Scientists from the Northwest Fisheries Science Center presented 2025 groundfish assessment results at a Pacific Fishery Management Council outreach session. Presentations showed several stocks at or above management targets but analysts flagged method changes and uncertainty that will influence catch advice and Council decisions.

Scientists from the Northwest Fisheries Science Center presented findings from the 2025 groundfish assessment cycle at a Pacific Fishery Management Council outreach session. The hybrid session included short briefings on five benchmark assessments and two updates followed by extended audience Q&A.

Presenters described a mix of outcomes. Yellowtail rockfish was characterized as healthy relative to the 40% management target (Kiva Oken said the fraction of unfished spawning output in 2025 is "around 62%"), but methodological changes to how commercial age samples were weighted led to lower fishery limits (OFLs) than earlier models. Several other stocks — including California quillback and chilipepper rockfish — showed higher recent recruitment or larger population-size estimates compared with previous assessments, changes that presenters attributed to new age and growth data, revised natural mortality assumptions and longer survey time series.

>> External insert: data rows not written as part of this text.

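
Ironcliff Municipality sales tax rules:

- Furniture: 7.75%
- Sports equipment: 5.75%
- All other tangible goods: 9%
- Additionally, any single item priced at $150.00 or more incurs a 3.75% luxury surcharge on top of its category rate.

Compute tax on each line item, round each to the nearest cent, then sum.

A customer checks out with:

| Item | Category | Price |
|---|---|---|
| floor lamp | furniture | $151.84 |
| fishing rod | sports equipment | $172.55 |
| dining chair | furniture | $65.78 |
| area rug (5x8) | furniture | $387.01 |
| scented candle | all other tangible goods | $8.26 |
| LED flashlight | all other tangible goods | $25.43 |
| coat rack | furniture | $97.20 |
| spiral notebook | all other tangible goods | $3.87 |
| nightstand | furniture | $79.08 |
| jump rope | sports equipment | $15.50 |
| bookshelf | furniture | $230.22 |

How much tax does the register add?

$127.87

Floor lamp $151.84: furniture → 7.75% + 3.75% surcharge = 11.5% → $17.46
Fishing rod $172.55: sports equipment → 5.75% + 3.75% surcharge = 9.5% → $16.39
Dining chair $65.78: furniture → 7.75% → $5.10
Area rug (5x8) $387.01: furniture → 7.75% + 3.75% surcharge = 11.5% → $44.51
Scented candle $8.26: all other tangible goods → 9% → $0.74
LED flashlight $25.43: all other tangible goods → 9% → $2.29
Coat rack $97.20: furniture → 7.75% → $7.53
Spiral notebook $3.87: all other tangible goods → 9% → $0.35
Nightstand $79.08: furniture → 7.75% → $6.13
Jump rope $15.50: sports equipment → 5.75% → $0.89
Bookshelf $230.22: furniture → 7.75% + 3.75% surcharge = 11.5% → $26.48
Total tax = $17.46 + $16.39 + $5.10 + $44.51 + $0.74 + $2.29 + $7.53 + $0.35 + $6.13 + $0.89 + $26.48 = $127.87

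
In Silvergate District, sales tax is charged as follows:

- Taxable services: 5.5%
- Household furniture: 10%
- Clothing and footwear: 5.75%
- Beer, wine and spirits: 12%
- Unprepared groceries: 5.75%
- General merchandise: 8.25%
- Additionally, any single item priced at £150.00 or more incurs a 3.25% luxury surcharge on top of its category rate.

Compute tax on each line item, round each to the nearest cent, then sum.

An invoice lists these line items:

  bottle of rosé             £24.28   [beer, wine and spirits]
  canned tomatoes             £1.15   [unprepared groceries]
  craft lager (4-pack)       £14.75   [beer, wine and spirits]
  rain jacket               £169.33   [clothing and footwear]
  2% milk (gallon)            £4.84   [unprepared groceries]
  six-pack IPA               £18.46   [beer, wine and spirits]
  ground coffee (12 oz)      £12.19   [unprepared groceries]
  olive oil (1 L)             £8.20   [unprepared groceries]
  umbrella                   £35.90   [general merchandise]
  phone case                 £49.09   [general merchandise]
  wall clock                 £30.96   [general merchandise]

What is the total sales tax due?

Bottle of rosé £24.28: beer, wine and spirits → 12% → £2.91
Canned tomatoes £1.15: unprepared groceries → 5.75% → £0.07
Craft lager (4-pack) £14.75: beer, wine and spirits → 12% → £1.77
Rain jacket £169.33: clothing and footwear → 5.75% + 3.25% surcharge = 9% → £15.24
2% milk (gallon) £4.84: unprepared groceries → 5.75% → £0.28
Six-pack IPA £18.46: beer, wine and spirits → 12% → £2.22
Ground coffee (12 oz) £12.19: unprepared groceries → 5.75% → £0.70
Olive oil (1 L) £8.20: unprepared groceries → 5.75% → £0.47
Umbrella £35.90: general merchandise → 8.25% → £2.96
Phone case £49.09: general merchandise → 8.25% → £4.05
Wall clock £30.96: general merchandise → 8.25% → £2.55
Total tax = £2.91 + £0.07 + £1.77 + £15.24 + £0.28 + £2.22 + £0.70 + £0.47 + £2.96 + £4.05 + £2.55 = £33.22

£33.22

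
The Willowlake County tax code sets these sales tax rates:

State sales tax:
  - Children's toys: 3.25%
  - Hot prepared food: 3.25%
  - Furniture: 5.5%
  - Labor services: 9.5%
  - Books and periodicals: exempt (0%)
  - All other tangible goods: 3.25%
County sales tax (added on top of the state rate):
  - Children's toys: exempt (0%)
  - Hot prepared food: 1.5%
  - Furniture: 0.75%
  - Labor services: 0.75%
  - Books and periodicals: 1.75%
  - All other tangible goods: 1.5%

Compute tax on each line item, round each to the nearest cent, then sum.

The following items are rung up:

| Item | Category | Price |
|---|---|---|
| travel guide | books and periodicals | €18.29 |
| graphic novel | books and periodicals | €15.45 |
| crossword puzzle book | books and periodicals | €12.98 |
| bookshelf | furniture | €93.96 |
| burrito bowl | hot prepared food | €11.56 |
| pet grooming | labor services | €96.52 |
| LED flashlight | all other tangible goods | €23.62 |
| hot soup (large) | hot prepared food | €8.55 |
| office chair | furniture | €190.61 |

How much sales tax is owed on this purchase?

€30.57

Travel guide €18.29: books and periodicals → 0% + 1.75% county = 1.75% → €0.32
Graphic novel €15.45: books and periodicals → 0% + 1.75% county = 1.75% → €0.27
Crossword puzzle book €12.98: books and periodicals → 0% + 1.75% county = 1.75% → €0.23
Bookshelf €93.96: furniture → 5.5% + 0.75% county = 6.25% → €5.87
Burrito bowl €11.56: hot prepared food → 3.25% + 1.5% county = 4.75% → €0.55
Pet grooming €96.52: labor services → 9.5% + 0.75% county = 10.25% → €9.89
LED flashlight €23.62: all other tangible goods → 3.25% + 1.5% county = 4.75% → €1.12
Hot soup (large) €8.55: hot prepared food → 3.25% + 1.5% county = 4.75% → €0.41
Office chair €190.61: furniture → 5.5% + 0.75% county = 6.25% → €11.91
Total tax = €0.32 + €0.27 + €0.23 + €5.87 + €0.55 + €9.89 + €1.12 + €0.41 + €11.91 = €30.57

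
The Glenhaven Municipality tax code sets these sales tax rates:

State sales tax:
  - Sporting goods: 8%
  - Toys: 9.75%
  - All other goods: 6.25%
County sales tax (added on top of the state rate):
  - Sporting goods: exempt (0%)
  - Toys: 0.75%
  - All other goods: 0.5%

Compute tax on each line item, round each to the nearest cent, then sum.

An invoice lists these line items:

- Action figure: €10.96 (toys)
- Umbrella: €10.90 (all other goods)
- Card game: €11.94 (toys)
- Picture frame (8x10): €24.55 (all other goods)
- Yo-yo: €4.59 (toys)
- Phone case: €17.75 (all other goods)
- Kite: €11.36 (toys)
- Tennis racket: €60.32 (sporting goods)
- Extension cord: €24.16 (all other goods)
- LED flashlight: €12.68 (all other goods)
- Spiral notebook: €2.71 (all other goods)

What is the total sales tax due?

€15.17

Action figure €10.96: toys → 9.75% + 0.75% county = 10.5% → €1.15
Umbrella €10.90: all other goods → 6.25% + 0.5% county = 6.75% → €0.74
Card game €11.94: toys → 9.75% + 0.75% county = 10.5% → €1.25
Picture frame (8x10) €24.55: all other goods → 6.25% + 0.5% county = 6.75% → €1.66
Yo-yo €4.59: toys → 9.75% + 0.75% county = 10.5% → €0.48
Phone case €17.75: all other goods → 6.25% + 0.5% county = 6.75% → €1.20
Kite €11.36: toys → 9.75% + 0.75% county = 10.5% → €1.19
Tennis racket €60.32: sporting goods → 8% + 0% county = 8% → €4.83
Extension cord €24.16: all other goods → 6.25% + 0.5% county = 6.75% → €1.63
LED flashlight €12.68: all other goods → 6.25% + 0.5% county = 6.75% → €0.86
Spiral notebook €2.71: all other goods → 6.25% + 0.5% county = 6.75% → €0.18
Total tax = €1.15 + €0.74 + €1.25 + €1.66 + €0.48 + €1.20 + €1.19 + €4.83 + €1.63 + €0.86 + €0.18 = €15.17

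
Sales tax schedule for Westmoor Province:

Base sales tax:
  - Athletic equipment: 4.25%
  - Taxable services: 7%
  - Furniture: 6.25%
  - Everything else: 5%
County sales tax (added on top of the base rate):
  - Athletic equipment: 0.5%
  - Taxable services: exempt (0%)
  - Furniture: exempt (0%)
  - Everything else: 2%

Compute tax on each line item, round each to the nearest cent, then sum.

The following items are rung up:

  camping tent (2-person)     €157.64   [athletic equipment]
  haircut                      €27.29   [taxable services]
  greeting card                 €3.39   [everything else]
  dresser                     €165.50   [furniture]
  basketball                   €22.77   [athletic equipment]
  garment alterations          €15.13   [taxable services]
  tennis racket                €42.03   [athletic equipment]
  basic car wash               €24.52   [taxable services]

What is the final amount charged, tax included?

Camping tent (2-person) €157.64: athletic equipment → 4.25% + 0.5% county = 4.75% → €7.49
Haircut €27.29: taxable services → 7% + 0% county = 7% → €1.91
Greeting card €3.39: everything else → 5% + 2% county = 7% → €0.24
Dresser €165.50: furniture → 6.25% + 0% county = 6.25% → €10.34
Basketball €22.77: athletic equipment → 4.25% + 0.5% county = 4.75% → €1.08
Garment alterations €15.13: taxable services → 7% + 0% county = 7% → €1.06
Tennis racket €42.03: athletic equipment → 4.25% + 0.5% county = 4.75% → €2.00
Basic car wash €24.52: taxable services → 7% + 0% county = 7% → €1.72
Subtotal = €458.27; tax = €25.84; total due = €484.11

€484.11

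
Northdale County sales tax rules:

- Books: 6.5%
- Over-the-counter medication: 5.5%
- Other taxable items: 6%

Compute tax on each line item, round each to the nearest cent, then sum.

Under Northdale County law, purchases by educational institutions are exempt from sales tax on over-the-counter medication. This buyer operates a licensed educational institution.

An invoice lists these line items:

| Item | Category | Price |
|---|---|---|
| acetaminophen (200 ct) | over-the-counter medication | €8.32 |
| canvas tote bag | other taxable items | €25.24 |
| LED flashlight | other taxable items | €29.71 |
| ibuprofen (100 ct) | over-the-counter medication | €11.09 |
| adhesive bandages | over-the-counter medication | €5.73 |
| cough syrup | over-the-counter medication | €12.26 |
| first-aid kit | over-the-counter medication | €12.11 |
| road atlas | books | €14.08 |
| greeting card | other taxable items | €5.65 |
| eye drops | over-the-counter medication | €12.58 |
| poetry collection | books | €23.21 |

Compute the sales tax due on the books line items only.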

The yelloweye update showed a fraction of unfished spawning output of 40.1% in 2025, putting that stock just above the Council’s rebuilding target; analysts warned that different plausible longevity (natural mortality) assumptions could move the status under alternative states of nature. The widow rockfish update triggered a recommendation for supplemental review: new data and re-examination of some length/discard inputs changed the perceived productivity and led the Groundfish Subcommittee and SSC to request further analysis before final SSC advice.

A recurring theme were the limits and opportunities of available data. Presenters described exploratory work to use observer and other fishery-dependent data as indices of abundance, and they described an empirical "weighted-age" approach intended to capture variation in growth across time and space. Industry participants said local fishing hotspots and gear/market timing can create patterns that simple coastwide trends do not capture; scientists agreed spatial heterogeneity and movement are difficult to model but are being considered in planned supplemental analyses.

What happens next: the SSC and Council will consider scientific uncertainty in recommendations (including p-star choices and buffers) and the widow update will undergo a supplemental review in October followed by final SSC consideration in November. The session organizers requested feedback on communication materials ("At-a-glance" summaries and risk tables) and noted that the recorded presentation and briefing materials will be posted prior to the Council’s agenda discussion.